Pascal Quignard, Lettre à Dominique Rabaté, Revue Europe, 2010

La liberté

Dans le verbe grec eleusomai (aller où on veut) revivent les bêtes sauvages, en opposition aux animaux domestiques entourés de barrières, de murets, de fils de fer barbelés, de frontières.

C’est ainsi que l’étymologie du grec eleutheros (to elthein opou erâ) rejoint celle du mot français sauvage.

Le français sauvage se décompose en latin soli-vagus, qui erre en solitaire.

Qu’est-ce que la liberté ? Ce qui sonne le rappel à la sauvagerie source. Car les petits enfants étaient comme des chats.

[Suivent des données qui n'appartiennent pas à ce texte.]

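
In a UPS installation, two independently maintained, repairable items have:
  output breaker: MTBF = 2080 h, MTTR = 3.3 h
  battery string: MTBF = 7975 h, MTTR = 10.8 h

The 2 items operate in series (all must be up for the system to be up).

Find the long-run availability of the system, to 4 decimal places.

A(output breaker) = MTBF/(MTBF+MTTR) = 2080/(2080+3.3) = 0.998416
A(battery string) = MTBF/(MTBF+MTTR) = 7975/(7975+10.8) = 0.998648
Series availability: 0.998416 × 0.998648 = 0.9971

0.9971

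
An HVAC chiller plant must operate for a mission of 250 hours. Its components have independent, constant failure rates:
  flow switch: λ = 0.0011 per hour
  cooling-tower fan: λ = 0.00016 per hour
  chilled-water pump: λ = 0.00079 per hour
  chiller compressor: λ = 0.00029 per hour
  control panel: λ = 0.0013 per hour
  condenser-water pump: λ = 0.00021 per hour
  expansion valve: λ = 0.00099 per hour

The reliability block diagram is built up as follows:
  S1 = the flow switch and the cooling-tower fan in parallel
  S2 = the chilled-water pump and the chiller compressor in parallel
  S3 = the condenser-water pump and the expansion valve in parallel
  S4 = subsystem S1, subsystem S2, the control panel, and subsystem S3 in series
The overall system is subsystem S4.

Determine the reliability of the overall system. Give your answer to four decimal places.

R(flow switch) = exp(−0.0011 × 250) = 0.759572
R(cooling-tower fan) = exp(−0.00016 × 250) = 0.960789
R(chilled-water pump) = exp(−0.00079 × 250) = 0.820780
R(chiller compressor) = exp(−0.00029 × 250) = 0.930066
R(control panel) = exp(−0.0013 × 250) = 0.722527
R(condenser-water pump) = exp(−0.00021 × 250) = 0.948854
R(expansion valve) = exp(−0.00099 × 250) = 0.780750
Parallel (flow switch and cooling-tower fan): 1 − (1 − 0.759572)(1 − 0.960789) = 0.990573
Parallel (chilled-water pump and chiller compressor): 1 − (1 − 0.820780)(1 − 0.930066) = 0.987466
Parallel (condenser-water pump and expansion valve): 1 − (1 − 0.948854)(1 − 0.780750) = 0.988786
Series ([0.990573], [0.987466], control panel, and [0.988786]): 0.990573 × 0.987466 × 0.722527 × 0.988786 = 0.6988

0.6988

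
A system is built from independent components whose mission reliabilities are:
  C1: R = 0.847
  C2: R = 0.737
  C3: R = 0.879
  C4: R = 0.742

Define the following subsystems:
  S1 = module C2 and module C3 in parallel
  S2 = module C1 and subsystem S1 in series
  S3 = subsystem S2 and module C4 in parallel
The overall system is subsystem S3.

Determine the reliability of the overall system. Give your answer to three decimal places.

Parallel (C2 and C3): 1 − (1 − 0.73700)(1 − 0.87900) = 0.96818
Series (C1 and [0.96818]): 0.84700 × 0.96818 = 0.82005
Parallel ([0.82005] and C4): 1 − (1 − 0.82005)(1 − 0.74200) = 0.954

0.954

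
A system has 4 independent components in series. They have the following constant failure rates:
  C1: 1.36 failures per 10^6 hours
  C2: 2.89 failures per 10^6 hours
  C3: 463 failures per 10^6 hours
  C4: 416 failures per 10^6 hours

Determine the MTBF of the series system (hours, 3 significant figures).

1130

Series of exponential components: λ_sys = Σ λ_i
λ_sys = 0.00000136 + 0.00000289 + 0.000463 + 0.000416 = 8.8325e-04 /h
MTBF = 1 / λ_sys = 1130 h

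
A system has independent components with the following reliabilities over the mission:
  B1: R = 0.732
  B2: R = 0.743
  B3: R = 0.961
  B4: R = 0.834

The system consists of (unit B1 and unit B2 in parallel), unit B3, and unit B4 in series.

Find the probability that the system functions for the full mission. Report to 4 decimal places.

Parallel (B1 and B2): 1 − (1 − 0.732000)(1 − 0.743000) = 0.931124
Series ([0.931124], B3, and B4): 0.931124 × 0.961000 × 0.834000 = 0.7463

0.7463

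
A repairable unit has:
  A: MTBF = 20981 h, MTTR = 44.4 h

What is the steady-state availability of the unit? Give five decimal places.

0.99789

A(A) = MTBF/(MTBF+MTTR) = 20981/(20981+44.4) = 0.99789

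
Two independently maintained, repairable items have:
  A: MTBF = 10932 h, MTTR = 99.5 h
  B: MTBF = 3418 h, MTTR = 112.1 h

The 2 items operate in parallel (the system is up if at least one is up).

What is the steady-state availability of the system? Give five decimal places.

0.99971

A(A) = MTBF/(MTBF+MTTR) = 10932/(10932+99.5) = 0.990980
A(B) = MTBF/(MTBF+MTTR) = 3418/(3418+112.1) = 0.968245
Parallel availability: 1 − (1 − 0.990980)(1 − 0.968245) = 0.99971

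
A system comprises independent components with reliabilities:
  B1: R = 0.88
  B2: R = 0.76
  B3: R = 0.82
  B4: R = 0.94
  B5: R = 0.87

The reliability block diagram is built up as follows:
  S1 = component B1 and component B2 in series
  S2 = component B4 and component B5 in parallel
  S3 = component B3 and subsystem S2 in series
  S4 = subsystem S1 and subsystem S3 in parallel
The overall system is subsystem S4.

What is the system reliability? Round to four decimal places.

0.9383

Series (B1 and B2): 0.880000 × 0.760000 = 0.668800
Parallel (B4 and B5): 1 − (1 − 0.940000)(1 − 0.870000) = 0.992200
Series (B3 and [0.992200]): 0.820000 × 0.992200 = 0.813604
Parallel ([0.668800] and [0.813604]): 1 − (1 − 0.668800)(1 − 0.813604) = 0.9383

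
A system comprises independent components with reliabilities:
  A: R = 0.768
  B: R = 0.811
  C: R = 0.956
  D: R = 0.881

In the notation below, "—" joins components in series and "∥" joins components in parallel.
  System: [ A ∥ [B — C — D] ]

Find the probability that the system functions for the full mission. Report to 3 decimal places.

0.926

Series (B, C, and D): 0.81100 × 0.95600 × 0.88100 = 0.68305
Parallel (A and [0.68305]): 1 − (1 − 0.76800)(1 − 0.68305) = 0.926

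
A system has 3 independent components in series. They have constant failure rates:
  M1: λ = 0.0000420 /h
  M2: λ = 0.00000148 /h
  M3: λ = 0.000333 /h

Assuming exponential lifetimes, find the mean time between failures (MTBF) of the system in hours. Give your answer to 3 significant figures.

Series of exponential components: λ_sys = Σ λ_i
λ_sys = 0.0000420 + 0.00000148 + 0.000333 = 3.7648e-04 /h
MTBF = 1 / λ_sys = 2660 h

2660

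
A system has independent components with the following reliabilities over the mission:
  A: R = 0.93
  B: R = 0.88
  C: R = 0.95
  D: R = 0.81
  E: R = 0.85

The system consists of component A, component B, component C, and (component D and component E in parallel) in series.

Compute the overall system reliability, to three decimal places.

Parallel (D and E): 1 − (1 − 0.81000)(1 − 0.85000) = 0.97150
Series (A, B, C, and [0.97150]): 0.93000 × 0.88000 × 0.95000 × 0.97150 = 0.755

0.755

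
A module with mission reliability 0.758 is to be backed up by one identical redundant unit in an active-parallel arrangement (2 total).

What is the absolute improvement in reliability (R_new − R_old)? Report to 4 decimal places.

0.1834

R_before = 0.758
R_after = 1 − (1 − 0.758)^2 = 0.9414
ΔR = 0.9414 − 0.758 = 0.1834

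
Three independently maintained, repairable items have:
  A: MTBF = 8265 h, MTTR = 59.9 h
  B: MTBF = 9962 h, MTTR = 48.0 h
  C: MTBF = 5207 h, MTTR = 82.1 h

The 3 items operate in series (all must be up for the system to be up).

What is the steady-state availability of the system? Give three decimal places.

A(A) = MTBF/(MTBF+MTTR) = 8265/(8265+59.9) = 0.992805
A(B) = MTBF/(MTBF+MTTR) = 9962/(9962+48.0) = 0.995205
A(C) = MTBF/(MTBF+MTTR) = 5207/(5207+82.1) = 0.984478
Series availability: 0.992805 × 0.995205 × 0.984478 = 0.973

0.973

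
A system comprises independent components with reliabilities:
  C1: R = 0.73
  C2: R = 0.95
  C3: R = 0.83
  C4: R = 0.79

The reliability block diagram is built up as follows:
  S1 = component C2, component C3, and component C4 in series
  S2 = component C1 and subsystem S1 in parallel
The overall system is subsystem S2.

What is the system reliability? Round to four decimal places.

0.8982

Series (C2, C3, and C4): 0.950000 × 0.830000 × 0.790000 = 0.622915
Parallel (C1 and [0.622915]): 1 − (1 − 0.730000)(1 − 0.622915) = 0.8982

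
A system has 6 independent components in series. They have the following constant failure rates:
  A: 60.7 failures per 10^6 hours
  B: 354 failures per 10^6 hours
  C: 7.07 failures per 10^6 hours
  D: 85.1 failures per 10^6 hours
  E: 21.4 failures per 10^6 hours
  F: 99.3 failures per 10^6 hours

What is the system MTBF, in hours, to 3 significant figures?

Series of exponential components: λ_sys = Σ λ_i
λ_sys = 0.0000607 + 0.000354 + 0.00000707 + 0.0000851 + 0.0000214 + 0.0000993 = 6.2757e-04 /h
MTBF = 1 / λ_sys = 1590 h

1590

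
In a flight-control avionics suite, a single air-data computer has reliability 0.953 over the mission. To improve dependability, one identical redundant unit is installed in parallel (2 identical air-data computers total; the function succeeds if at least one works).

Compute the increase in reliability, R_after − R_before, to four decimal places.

0.0448

R_before = 0.953
R_after = 1 − (1 − 0.953)^2 = 0.9978
ΔR = 0.9978 − 0.953 = 0.0448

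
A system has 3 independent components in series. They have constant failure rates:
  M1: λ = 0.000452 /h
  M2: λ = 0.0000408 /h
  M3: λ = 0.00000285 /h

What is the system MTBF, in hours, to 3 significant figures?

Series of exponential components: λ_sys = Σ λ_i
λ_sys = 0.000452 + 0.0000408 + 0.00000285 = 4.9565e-04 /h
MTBF = 1 / λ_sys = 2020 h

2020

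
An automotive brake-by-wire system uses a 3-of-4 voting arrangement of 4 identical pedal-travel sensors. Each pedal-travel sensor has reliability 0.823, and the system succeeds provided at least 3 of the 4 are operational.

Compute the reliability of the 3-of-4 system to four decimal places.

0.8534

R = Σ_{i=3}^{4} C(4,i) p^i (1−p)^{4−i} with p = 0.823
C(4,3)·0.823^3·0.177^1 = 0.394669
C(4,4)·0.823^4·0.177^0 = 0.458775
Sum = 0.8534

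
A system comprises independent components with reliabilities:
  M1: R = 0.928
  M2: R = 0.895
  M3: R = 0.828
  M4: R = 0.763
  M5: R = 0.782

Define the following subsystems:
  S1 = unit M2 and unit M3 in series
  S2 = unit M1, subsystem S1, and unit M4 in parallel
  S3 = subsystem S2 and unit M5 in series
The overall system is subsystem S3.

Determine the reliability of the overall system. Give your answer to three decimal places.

Series (M2 and M3): 0.89500 × 0.82800 = 0.74106
Parallel (M1, [0.74106], and M4): 1 − (1 − 0.92800)(1 − 0.74106)(1 − 0.76300) = 0.99558
Series ([0.99558] and M5): 0.99558 × 0.78200 = 0.779

0.779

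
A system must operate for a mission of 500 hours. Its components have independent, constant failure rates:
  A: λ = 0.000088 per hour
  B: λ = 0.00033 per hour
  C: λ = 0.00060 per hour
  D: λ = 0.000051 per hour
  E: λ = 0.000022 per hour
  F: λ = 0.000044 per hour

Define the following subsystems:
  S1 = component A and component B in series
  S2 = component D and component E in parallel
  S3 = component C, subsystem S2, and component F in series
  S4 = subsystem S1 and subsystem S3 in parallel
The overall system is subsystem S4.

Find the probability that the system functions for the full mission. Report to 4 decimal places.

R(A) = exp(−0.000088 × 500) = 0.956954
R(B) = exp(−0.00033 × 500) = 0.847894
R(C) = exp(−0.00060 × 500) = 0.740818
R(D) = exp(−0.000051 × 500) = 0.974822
R(E) = exp(−0.000022 × 500) = 0.989060
R(F) = exp(−0.000044 × 500) = 0.978240
Series (A and B): 0.956954 × 0.847894 = 0.811396
Parallel (D and E): 1 − (1 − 0.974822)(1 − 0.989060) = 0.999725
Series (C, [0.999725], and F): 0.740818 × 0.999725 × 0.978240 = 0.724499
Parallel ([0.811396] and [0.724499]): 1 − (1 − 0.811396)(1 − 0.724499) = 0.9480

0.9480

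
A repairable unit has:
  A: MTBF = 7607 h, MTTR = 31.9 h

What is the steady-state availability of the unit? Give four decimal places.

0.9958

A(A) = MTBF/(MTBF+MTTR) = 7607/(7607+31.9) = 0.9958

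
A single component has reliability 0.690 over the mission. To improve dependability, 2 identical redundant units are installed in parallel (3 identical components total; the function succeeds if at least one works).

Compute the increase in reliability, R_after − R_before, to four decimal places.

0.2802

R_before = 0.690
R_after = 1 − (1 − 0.690)^3 = 0.9702
ΔR = 0.9702 − 0.690 = 0.2802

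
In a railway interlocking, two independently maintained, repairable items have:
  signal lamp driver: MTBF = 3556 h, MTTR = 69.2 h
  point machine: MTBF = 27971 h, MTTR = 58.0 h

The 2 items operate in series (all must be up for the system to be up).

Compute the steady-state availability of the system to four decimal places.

A(signal lamp driver) = MTBF/(MTBF+MTTR) = 3556/(3556+69.2) = 0.980911
A(point machine) = MTBF/(MTBF+MTTR) = 27971/(27971+58.0) = 0.997931
Series availability: 0.980911 × 0.997931 = 0.9789

0.9789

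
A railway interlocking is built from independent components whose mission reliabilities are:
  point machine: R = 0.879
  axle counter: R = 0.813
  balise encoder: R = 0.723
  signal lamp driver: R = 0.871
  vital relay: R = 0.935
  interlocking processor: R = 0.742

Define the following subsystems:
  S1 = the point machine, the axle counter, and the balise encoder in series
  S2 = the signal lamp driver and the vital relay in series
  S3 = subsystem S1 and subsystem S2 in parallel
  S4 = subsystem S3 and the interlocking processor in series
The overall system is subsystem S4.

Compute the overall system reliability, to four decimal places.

0.6754

Series (point machine, axle counter, and balise encoder): 0.879000 × 0.813000 × 0.723000 = 0.516675
Series (signal lamp driver and vital relay): 0.871000 × 0.935000 = 0.814385
Parallel ([0.516675] and [0.814385]): 1 − (1 − 0.516675)(1 − 0.814385) = 0.910288
Series ([0.910288] and interlocking processor): 0.910288 × 0.742000 = 0.6754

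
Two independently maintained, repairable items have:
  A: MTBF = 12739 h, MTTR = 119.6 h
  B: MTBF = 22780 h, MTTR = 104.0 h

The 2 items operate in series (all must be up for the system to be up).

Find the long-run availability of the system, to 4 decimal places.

0.9862

A(A) = MTBF/(MTBF+MTTR) = 12739/(12739+119.6) = 0.990699
A(B) = MTBF/(MTBF+MTTR) = 22780/(22780+104.0) = 0.995455
Series availability: 0.990699 × 0.995455 = 0.9862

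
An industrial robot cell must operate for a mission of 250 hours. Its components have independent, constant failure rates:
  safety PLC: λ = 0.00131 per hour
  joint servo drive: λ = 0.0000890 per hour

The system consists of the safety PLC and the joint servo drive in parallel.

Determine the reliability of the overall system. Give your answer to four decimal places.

0.9939

R(safety PLC) = exp(−0.00131 × 250) = 0.720723
R(joint servo drive) = exp(−0.0000890 × 250) = 0.977996
Parallel (safety PLC and joint servo drive): 1 − (1 − 0.720723)(1 − 0.977996) = 0.9939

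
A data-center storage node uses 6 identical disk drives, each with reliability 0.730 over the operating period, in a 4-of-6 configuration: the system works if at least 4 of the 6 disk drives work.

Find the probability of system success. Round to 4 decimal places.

R = Σ_{i=4}^{6} C(6,i) p^i (1−p)^{6−i} with p = 0.730
C(6,4)·0.730^4·0.270^2 = 0.310535
C(6,5)·0.730^5·0.270^1 = 0.335838
C(6,6)·0.730^6·0.270^0 = 0.151334
Sum = 0.7977

0.7977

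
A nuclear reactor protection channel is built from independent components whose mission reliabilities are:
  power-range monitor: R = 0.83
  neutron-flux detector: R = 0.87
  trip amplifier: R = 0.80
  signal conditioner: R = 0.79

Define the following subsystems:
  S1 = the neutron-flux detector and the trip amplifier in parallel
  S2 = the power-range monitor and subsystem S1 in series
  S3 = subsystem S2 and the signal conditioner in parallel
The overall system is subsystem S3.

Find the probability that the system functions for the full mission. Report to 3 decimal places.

Parallel (neutron-flux detector and trip amplifier): 1 − (1 − 0.87000)(1 − 0.80000) = 0.97400
Series (power-range monitor and [0.97400]): 0.83000 × 0.97400 = 0.80842
Parallel ([0.80842] and signal conditioner): 1 − (1 − 0.80842)(1 − 0.79000) = 0.960

0.960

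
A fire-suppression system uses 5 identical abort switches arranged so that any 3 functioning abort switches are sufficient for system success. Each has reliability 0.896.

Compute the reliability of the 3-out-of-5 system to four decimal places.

0.9904

R = Σ_{i=3}^{5} C(5,i) p^i (1−p)^{5−i} with p = 0.896
C(5,3)·0.896^3·0.104^2 = 0.077802
C(5,4)·0.896^4·0.104^1 = 0.335147
C(5,5)·0.896^5·0.104^0 = 0.577484
Sum = 0.9904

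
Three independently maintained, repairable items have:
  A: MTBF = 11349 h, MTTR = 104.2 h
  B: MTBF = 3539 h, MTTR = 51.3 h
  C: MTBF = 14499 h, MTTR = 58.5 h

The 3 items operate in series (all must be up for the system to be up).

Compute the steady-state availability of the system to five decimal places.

A(A) = MTBF/(MTBF+MTTR) = 11349/(11349+104.2) = 0.990902
A(B) = MTBF/(MTBF+MTTR) = 3539/(3539+51.3) = 0.985712
A(C) = MTBF/(MTBF+MTTR) = 14499/(14499+58.5) = 0.995981
Series availability: 0.990902 × 0.985712 × 0.995981 = 0.97282

0.97282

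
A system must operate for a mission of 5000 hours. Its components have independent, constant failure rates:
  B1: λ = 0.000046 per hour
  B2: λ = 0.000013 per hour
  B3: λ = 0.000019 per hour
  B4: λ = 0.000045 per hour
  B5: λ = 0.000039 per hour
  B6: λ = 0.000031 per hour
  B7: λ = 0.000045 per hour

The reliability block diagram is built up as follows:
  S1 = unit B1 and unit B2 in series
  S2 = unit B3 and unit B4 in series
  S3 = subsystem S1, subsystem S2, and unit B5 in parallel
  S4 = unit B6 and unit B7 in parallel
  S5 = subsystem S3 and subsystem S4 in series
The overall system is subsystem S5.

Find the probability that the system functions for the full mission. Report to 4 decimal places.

0.9590

R(B1) = exp(−0.000046 × 5000) = 0.794534
R(B2) = exp(−0.000013 × 5000) = 0.937067
R(B3) = exp(−0.000019 × 5000) = 0.909373
R(B4) = exp(−0.000045 × 5000) = 0.798516
R(B5) = exp(−0.000039 × 5000) = 0.822835
R(B6) = exp(−0.000031 × 5000) = 0.856415
R(B7) = exp(−0.000045 × 5000) = 0.798516
Series (B1 and B2): 0.794534 × 0.937067 = 0.744532
Series (B3 and B4): 0.909373 × 0.798516 = 0.726149
Parallel ([0.744532], [0.726149], and B5): 1 − (1 − 0.744532)(1 − 0.726149)(1 − 0.822835) = 0.987606
Parallel (B6 and B7): 1 − (1 − 0.856415)(1 − 0.798516) = 0.971070
Series ([0.987606] and [0.971070]): 0.987606 × 0.971070 = 0.9590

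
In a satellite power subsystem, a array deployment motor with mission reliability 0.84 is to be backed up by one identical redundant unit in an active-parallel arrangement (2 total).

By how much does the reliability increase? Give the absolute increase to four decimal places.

0.1344

R_before = 0.84
R_after = 1 − (1 − 0.84)^2 = 0.9744
ΔR = 0.9744 − 0.84 = 0.1344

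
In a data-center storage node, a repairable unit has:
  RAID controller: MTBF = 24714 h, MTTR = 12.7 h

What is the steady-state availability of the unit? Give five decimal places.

0.99949

A(RAID controller) = MTBF/(MTBF+MTTR) = 24714/(24714+12.7) = 0.99949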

Sauvagerie dont la domestication laisse la nostalgie à tout enfant que l’obéissance involontaire au sein de la famille et que la servitude volontaire de l’éducation ont repoussé d’abord dans l’admiration, ensuite dans le dressage puéril, enfin dans la honte de l’esclavage. Telle est en latin la feritas, l’état de bête sauvage, qui a donné en français le mot fierté de la même façon que le soli-vagari des félins, des sangliers, des cerfs a donné en français le mot sauvagerie.

La liberté humaine rejoint cette déprise déjà animale des solitaires à l’égard des hordes ou des bandes.